The stakes were extremely high going into Game 6 of the 2011 World Series. In the best-of-seven series, the Texas Rangers, trying to win their first championship, were up 3 games to 2 against the St. Louis Cardinals. Leading by two runs in the bottom of the ninth, the Rangers were one strike away from locker room champagne. Instead, the Cardinals’ David Freese hit a triple off the wall driving in two runs and sending the game to extra innings.
After Josh Hamilton hit a towering 2-run home run in the top of the 10th, the Rangers once again were up by two runs and one strike away in the bottom of the inning. The Cardinals did not flinch, hitting three singles to tie the game. Finally, in the bottom of the 11th inning, Freese became a Cardinals’ legend by hitting a 3-2 pitch over the center field wall for a game-winning home run, forcing a Game 7.
The final game was less dramatic, with the Cardinals winning 6-2, but the emotional roller coaster of a seven game series was evident on the faces of the players, who showed the entire spectrum of reactions from joy to nervousness to anger.
Baseball players, like most athletes, are not emotionless robots. The pressure of the moment can affect their performance. Think of the pitcher-batter duels in Game 6, where one team is one swing away from victory or defeat. The well-trained brain of the pitcher knows what to throw and the experienced batter knows what to expect. Yet, athletes can’t always mask the stress they’re feeling, giving away possible cues to their opponent. Staring back at the pitcher, a hitter might be able to subconsciously detect fear or uncertainty which may help him predict the type, speed or location of the next pitch.
That interaction is what Dr. Arik Cheshin of the University of Haifa wanted to understand. With a team that included researchers from the University of Amsterdam, he designed an experiment to measure the ability of athletes to read their opponent’s emotions so that they could anticipate their next move. The pitcher-batter face-off seemed like the ideal scenario.
“The players stand opposite each other in one of the two most famous duels in sport.

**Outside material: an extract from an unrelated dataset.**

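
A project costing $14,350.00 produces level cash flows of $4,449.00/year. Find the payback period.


Formula: Payback = investment / annual cash flow
Substituting: Payback = $14,350.00 / $4,449.00
Payback = 3.2254 years

3.2254 years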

The two sportspeople look each other in the eye; one makes a move, and the other responds to it. We wanted to see whether the expression of emotion offers a clue about this move — and we found that it does,” said Dr. Cheshin, whose study was recently published in Frontiers in Psychology.
From that infamous 2011 Game 6 and 7, as well as Game 7 from the 2012 World Series, he captured 92 two-second video clips of just the pitcher’s face right before the start of their throwing motion. Eliminating the rest of the background, Dr. Cheshin wanted to capture the facial emotion, if any, of each pitcher before delivering what could be a game changing pitch.

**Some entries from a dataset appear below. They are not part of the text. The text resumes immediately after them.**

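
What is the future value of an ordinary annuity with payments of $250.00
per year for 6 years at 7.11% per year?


Formula: FV = PMT * ((1+r)^n - 1) / r
Growth factor: (1 + 0.0711)^6 = 1.510011
Numerator: 1.510011 - 1 = 0.510011
FV = $250.00 * 0.510011 / 0.0711 = $1,793.29

$1,793.29


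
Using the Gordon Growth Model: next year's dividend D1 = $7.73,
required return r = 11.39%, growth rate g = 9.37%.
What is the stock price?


Formula: P = D1 / (r - g)
Spread: r - g = 0.1139 - 0.0937 = 0.0202
Substituting: P = $7.73 / 0.0202
P = $382.67

$382.67


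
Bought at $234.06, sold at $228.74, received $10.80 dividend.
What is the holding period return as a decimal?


Formula: HPR = (P1 - P0 + D) / P0
Gain: $228.74 - $234.06 + $10.80 = $5.48
HPR = $5.48 / $234.06 = 0.0234

0.0234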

Next, he showed these clips to 213 Dutch undergraduate students, who had no baseball experience, and asked them to identify if the pitcher looked happy, angry or worried. That process created a subset of 30 video clips that had the highest agreement on emotions among the students.
A second group of 34 students were then showed these 30 clips and were asked to predict the speed, accuracy, and whether the batter would swing at the pitch. Using this information, the students were able to link emotions with a guess of what the pitcher might throw.
“The participants predicted various properties of the pitches according to the pitcher’s emotion. When the pitcher showed anger, this led to the prediction of faster and more difficult pitches,” said Dr. Cheshin. “The expression of happiness led to predictions of more precise pitches and a higher probability that the batter would attempt to hit the ball. The expression of worry led to predictions of imprecise pitches and fewer attempts to hit the ball.”
Interestingly, when pitchers were judged to be happy, the students correctly predicted that the batter would swing more often.
“It is possible that the batter’s reaction is not conscious but evolutionary. There is a lot of pressure and tumult around the batter, and accordingly the batter sees the pitcher’s expression of happiness as a positive sign that encourages him to try to hit the ball,” said Dr. Cheshin.
“Whether this is an authentic emotion or a strategy,” he added, “the expression of emotions has a social impact in sports as in other areas. Controlling the expression of emotions and the ability to read emotions in order to predict behavior can make the difference between a strike and a home run.”
The science of pitch recognition often focuses on the ball, the pitcher’s arm mechanics and the angle of release. However, Dr. Cheshin’s research reveals a new source of information available to hitters, the pitcher’s pre-pitch emotions. Even experienced MLB pitchers, who would be expected to keep a poker face, can show slight facial expressions that our subconscious eye can pick up for clues.
Training for pitch recognition is best accomplished with video of real pitchers throwing in a real game. Without the pressure of competition, a pitcher may not reveal those subtle hints that add to a hitter’s arsenal of information.